In Pennsylvania, drug offenses are among the most commonly prosecuted crimes. These offenses vary from possession of drugs or drug paraphernalia for personal use, to possession of dangerous drugs for sale, to manufacture of narcotic drugs, and to trafficking of drugs. DUI is a subset of these crimes.
The range of penalties for drug offenses depends on the drug, quantity and purpose of possession. It is more serious, for example, if you are charged with possessing marijuana with the intent to sell than if you are charged with possessing marijuana for personal use. In drug cases, the prosecution’s most damaging evidence is usually the drugs seized by the law enforcement agency.
The United States and Pennsylvania Constitutions, however, require law enforcement officers to conduct “reasonable” searches and seizures. Evidence obtained in violation of the Constitution must be suppressed. Consequently, the defense should always consider testing the reasonableness of the search through a motion to suppress this evidence.

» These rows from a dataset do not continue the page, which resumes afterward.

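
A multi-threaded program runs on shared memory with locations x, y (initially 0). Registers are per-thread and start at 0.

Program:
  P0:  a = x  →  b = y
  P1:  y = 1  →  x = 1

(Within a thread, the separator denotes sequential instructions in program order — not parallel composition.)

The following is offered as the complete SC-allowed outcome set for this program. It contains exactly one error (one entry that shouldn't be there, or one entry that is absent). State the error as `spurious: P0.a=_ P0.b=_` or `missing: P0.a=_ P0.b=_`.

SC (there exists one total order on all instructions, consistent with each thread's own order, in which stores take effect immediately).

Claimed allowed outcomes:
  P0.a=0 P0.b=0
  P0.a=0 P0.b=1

missing: P0.a=1 P0.b=1

outcome vector order: (P0.a,P0.b)
SC: 3 outcomes — {(0,0) (0,1) (1,1)}
SC∖claimed = {(1,1)}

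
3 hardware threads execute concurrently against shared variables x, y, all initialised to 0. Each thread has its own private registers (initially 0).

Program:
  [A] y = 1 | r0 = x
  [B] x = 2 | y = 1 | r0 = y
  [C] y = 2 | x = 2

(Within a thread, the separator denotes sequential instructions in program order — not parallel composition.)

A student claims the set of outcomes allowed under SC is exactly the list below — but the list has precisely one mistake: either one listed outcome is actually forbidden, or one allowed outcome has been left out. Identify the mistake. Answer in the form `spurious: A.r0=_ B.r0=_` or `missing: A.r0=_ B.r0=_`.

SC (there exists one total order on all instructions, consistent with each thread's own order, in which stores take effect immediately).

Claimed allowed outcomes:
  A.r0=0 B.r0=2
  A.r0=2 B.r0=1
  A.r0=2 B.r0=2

missing: A.r0=0 B.r0=1

outcome vector order: (A.r0,B.r0)
under SC → 0/1, 0/2, 2/1, 2/2
SC∖claimed = {0/1}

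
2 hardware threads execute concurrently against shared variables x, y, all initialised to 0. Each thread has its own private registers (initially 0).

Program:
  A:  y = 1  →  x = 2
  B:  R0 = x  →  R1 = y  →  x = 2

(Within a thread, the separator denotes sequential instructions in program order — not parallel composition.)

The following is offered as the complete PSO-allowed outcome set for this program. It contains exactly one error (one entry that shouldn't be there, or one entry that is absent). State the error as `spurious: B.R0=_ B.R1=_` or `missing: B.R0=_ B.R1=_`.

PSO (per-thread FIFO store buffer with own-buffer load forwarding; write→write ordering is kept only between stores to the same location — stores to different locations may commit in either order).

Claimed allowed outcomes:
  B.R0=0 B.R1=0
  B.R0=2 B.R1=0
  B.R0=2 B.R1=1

missing: B.R0=0 B.R1=1

outcome vector order: (B.R0,B.R1)
PSO (4): (0,0), (0,1), (2,0), (2,1)
PSO∖claimed = {(0,1)}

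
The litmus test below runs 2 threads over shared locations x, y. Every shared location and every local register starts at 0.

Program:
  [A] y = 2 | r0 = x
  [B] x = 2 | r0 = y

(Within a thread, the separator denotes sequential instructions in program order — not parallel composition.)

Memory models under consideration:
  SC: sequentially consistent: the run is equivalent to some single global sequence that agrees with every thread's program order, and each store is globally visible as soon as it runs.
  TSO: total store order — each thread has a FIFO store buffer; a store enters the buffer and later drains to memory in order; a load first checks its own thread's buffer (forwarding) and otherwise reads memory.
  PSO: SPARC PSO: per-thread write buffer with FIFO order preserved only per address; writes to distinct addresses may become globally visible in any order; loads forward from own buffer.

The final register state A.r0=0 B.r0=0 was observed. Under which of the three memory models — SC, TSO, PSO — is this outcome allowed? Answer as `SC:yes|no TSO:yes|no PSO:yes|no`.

SC:no TSO:yes PSO:yes

outcome vector order: (A.r0,B.r0)
SC (3): <0 2>; <2 0>; <2 2>
TSO (4): <0 0>; <0 2>; <2 0>; <2 2>
PSO (4): <0 0>; <0 2>; <2 0>; <2 2>
target <0 0> ∈ {TSO,PSO}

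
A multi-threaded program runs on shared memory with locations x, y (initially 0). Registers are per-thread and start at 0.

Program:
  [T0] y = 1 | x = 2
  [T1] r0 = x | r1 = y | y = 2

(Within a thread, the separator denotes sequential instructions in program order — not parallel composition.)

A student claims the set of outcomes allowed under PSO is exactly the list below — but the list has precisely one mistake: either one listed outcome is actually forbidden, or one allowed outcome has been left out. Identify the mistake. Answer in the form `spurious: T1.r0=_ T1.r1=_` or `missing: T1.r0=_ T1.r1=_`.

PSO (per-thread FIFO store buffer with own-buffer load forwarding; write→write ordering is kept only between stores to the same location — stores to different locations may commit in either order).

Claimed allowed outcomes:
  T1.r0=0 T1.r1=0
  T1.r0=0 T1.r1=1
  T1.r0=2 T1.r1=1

outcome vector order: (T1.r0,T1.r1)
PSO (4): 00 01 20 21
PSO∖claimed = {20}

missing: T1.r0=2 T1.r1=0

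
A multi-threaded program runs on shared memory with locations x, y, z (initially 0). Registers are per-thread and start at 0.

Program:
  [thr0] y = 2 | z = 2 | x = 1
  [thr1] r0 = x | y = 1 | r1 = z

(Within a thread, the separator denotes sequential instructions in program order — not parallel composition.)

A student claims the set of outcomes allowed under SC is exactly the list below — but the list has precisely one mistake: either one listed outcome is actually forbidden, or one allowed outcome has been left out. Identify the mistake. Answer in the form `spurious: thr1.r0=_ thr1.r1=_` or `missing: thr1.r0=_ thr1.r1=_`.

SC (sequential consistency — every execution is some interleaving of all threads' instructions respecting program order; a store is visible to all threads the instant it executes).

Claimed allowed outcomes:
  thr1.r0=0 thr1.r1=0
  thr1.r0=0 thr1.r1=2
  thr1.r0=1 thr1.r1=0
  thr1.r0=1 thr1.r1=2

spurious: thr1.r0=1 thr1.r1=0

outcome vector order: (thr1.r0,thr1.r1)
SC (3): 00; 02; 12
claimed∖SC = {10}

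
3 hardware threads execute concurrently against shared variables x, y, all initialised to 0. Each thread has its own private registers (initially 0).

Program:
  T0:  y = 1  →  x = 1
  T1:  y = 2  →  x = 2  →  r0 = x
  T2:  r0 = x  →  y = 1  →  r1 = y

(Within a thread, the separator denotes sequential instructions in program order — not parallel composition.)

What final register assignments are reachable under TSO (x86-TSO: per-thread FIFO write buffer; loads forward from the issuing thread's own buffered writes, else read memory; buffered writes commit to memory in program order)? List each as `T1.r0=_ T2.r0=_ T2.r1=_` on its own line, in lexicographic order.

outcome vector order: (T1.r0,T2.r0,T2.r1)
|TSO outcomes| = 9

T1.r0=1 T2.r0=0 T2.r1=1
T1.r0=1 T2.r0=0 T2.r1=2
T1.r0=1 T2.r0=1 T2.r1=1
T1.r0=1 T2.r0=2 T2.r1=1
T1.r0=2 T2.r0=0 T2.r1=1
T1.r0=2 T2.r0=0 T2.r1=2
T1.r0=2 T2.r0=1 T2.r1=1
T1.r0=2 T2.r0=1 T2.r1=2
T1.r0=2 T2.r0=2 T2.r1=1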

A motion to suppress evidence is the mechanism used to challenge the States’ use of illegally obtained evidence. This motion is based upon the notion that evidence obtained as the product of a search or seizure that violates the Constitution must be suppressed. Following a hearing and oral argument, the court will rule on the motion to suppress. If the court grants the motion, the prosecution will be precluded from introducing any evidence seized as a product of the illegal search and/or seizure.
In possession of drugs for personal use cases, the prosecutor sometimes agrees to and/or offers the accused an opportunity to complete a substance abuse education and treatment program, as an alternative to the criminal prosecution. The prosecutor may make such an offer either prior to or after filing charges.
To participate in a diversion program, the accused must meet several eligibility requirements. In addition, there are other eligibility requirements concerning the accused‚s use of drugs as well as the type and quantity of drugs found in the present offense.